DW África: A sua libertação e de todos os políticos do Tarrafal acontece a 1 de maio de 1974, cinco dias após o 25 de Abril em Portugal. São recebidos como heróis por milhares de pessoas na rua. Era um panorama quase surrealista?
PM: Muito surrealista. Particularmente dentro da prisão do Tarrafal porque nós soubemos quase de imediato do golpe de Estado, mas nós não podíamos saber de nada disso. O mais dramático foi que o chefe da polícia ia tirar-me da cela, queria dizer-me o que tinha acontecido, mas não queria passar informações. Enfim, ele depois abriu-se e pediu-me proteção.
E eu disse: Não, eu aqui sou um preso. [Estava preocupado com] as coisas que aconteceram noutros sítios onde houve vingança. E eu disse que aqui isso não iria acontecer. Por incrível que pareça, esse senhor depois ia perguntar-me se não precisava de nada, ia comprar-me pães. Uma situação surrealista!
Mas no fim, quando saímos, lembro-me que estava o comandante do exército aqui em Santiago e um responsável, procurador da República, e puseram-me no meio.
Parece-me que a ideia deles era levar-me para junto da população - porque havia milhares de pessoas aí – e pôr-me fora. A população apanhava-me e ia-se embora. Só que lá dentro, a meio do caminho, o ambiente era eletrizante e era uma oportunidade única. Eu levantei a mão e gritei: Viva a independência de Cabo Verde! Viva Amílcar Cabral! E a população invadiu o campo, passando por cima das tropas. Aquilo podia ter criado confusão. Felizmente não criou. E nós fomos recebidos como libertadores, digamos assim, com muito entusiasmo em todas as vilas. Foi um dia memorável. Quando chegámos a Santa Catarina, que era o centro mais influente da luta de libertação, lembro-me de ver o meu pai com um megafone a denunciar o campo de concentração.
DW África: E os dias que se seguiram foram tão intensos quanto o primeiro? A euforia continuou?
PM: Continuou, mas de outra maneira. Eu só tive oportunidade de passar um dia com os meus familiares porque era preciso organizar politicamente o país. No dia seguinte, a minha mãe foi perguntar-me se não a tinha sentido no meu quarto. Eu disse: Não, mas o que foste fazer, mãe? Ela respondeu: Eu não acreditei, fui apalpar para ver se, de facto, já tinhas chegado a casa. No dia seguinte, já estava na Cidade da Praia para fazer retratos de Amílcar Cabral – porque eu pinto, faço desenhos – e para preparar o primeiro comício político da nossa História, que foi no dia 4 de maio.
DW África: Há três anos, a Universidade do Mindelo atribuiu o doutoramento honoris causa a Adriano Moreira, antigo ministro do Ultramar responsável pela reabertura do Campo de Concentração do Tarrafal, em 1961. Sentiu que esta homenagem foi um insulto?
PM: Foi um grande insulto.
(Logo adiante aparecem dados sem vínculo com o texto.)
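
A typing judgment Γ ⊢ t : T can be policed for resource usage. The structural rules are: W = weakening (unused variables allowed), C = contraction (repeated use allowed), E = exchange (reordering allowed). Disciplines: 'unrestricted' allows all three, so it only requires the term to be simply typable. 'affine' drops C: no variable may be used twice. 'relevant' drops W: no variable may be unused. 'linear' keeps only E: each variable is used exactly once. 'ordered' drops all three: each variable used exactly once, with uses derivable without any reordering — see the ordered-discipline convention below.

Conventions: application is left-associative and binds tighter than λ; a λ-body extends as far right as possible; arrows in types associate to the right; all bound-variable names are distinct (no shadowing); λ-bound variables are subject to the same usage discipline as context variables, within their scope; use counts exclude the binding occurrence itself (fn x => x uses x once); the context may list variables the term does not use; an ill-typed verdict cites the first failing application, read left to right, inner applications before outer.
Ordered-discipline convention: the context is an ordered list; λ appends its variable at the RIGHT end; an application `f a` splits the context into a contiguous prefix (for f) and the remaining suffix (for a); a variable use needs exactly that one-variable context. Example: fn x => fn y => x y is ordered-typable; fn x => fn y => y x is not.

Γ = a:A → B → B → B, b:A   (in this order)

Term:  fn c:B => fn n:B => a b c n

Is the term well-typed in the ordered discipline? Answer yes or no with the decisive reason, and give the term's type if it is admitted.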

E, infelizmente, estiveram nessa cerimónia altos funcionários e dirigentes do país. Há que haver respeito. Um indivíduo que mete muitos estudantes e professores no Tarrafal e depois aparece aqui a dizer – e até a mentir – que ele não foi o autor daquela legislação. Lembro-me que até o jornal [português] Público publicou aquilo numa edição de domingo. Foi uma vergonha.
DW África: Há tempos fundou a Associação de Combatentes da Liberdade da Pátria. Como está a situação dos antigos combatentes? Estão, de certo modo, abandonados ou esquecidos?
PM: Os ex-presos políticos não foram bem tratados aqui. Muita gente, por consequências da prisão, morreu muito cedo, sobretudo com problemas intestinais. E nós fizemos muita pressão. Houve até da parte do Governo algum apoio, mas não de forma muito digna. Foram concedidas umas pensões no âmbito da luta contra a pobreza. Acho que não se deviam tratar assim os presos políticos, por aquilo que fizeram, por aquilo que passaram, por aquilo que trouxeram ao país, porque eles estão nos alicerces da formação deste país. Mas continuamos a batalhar.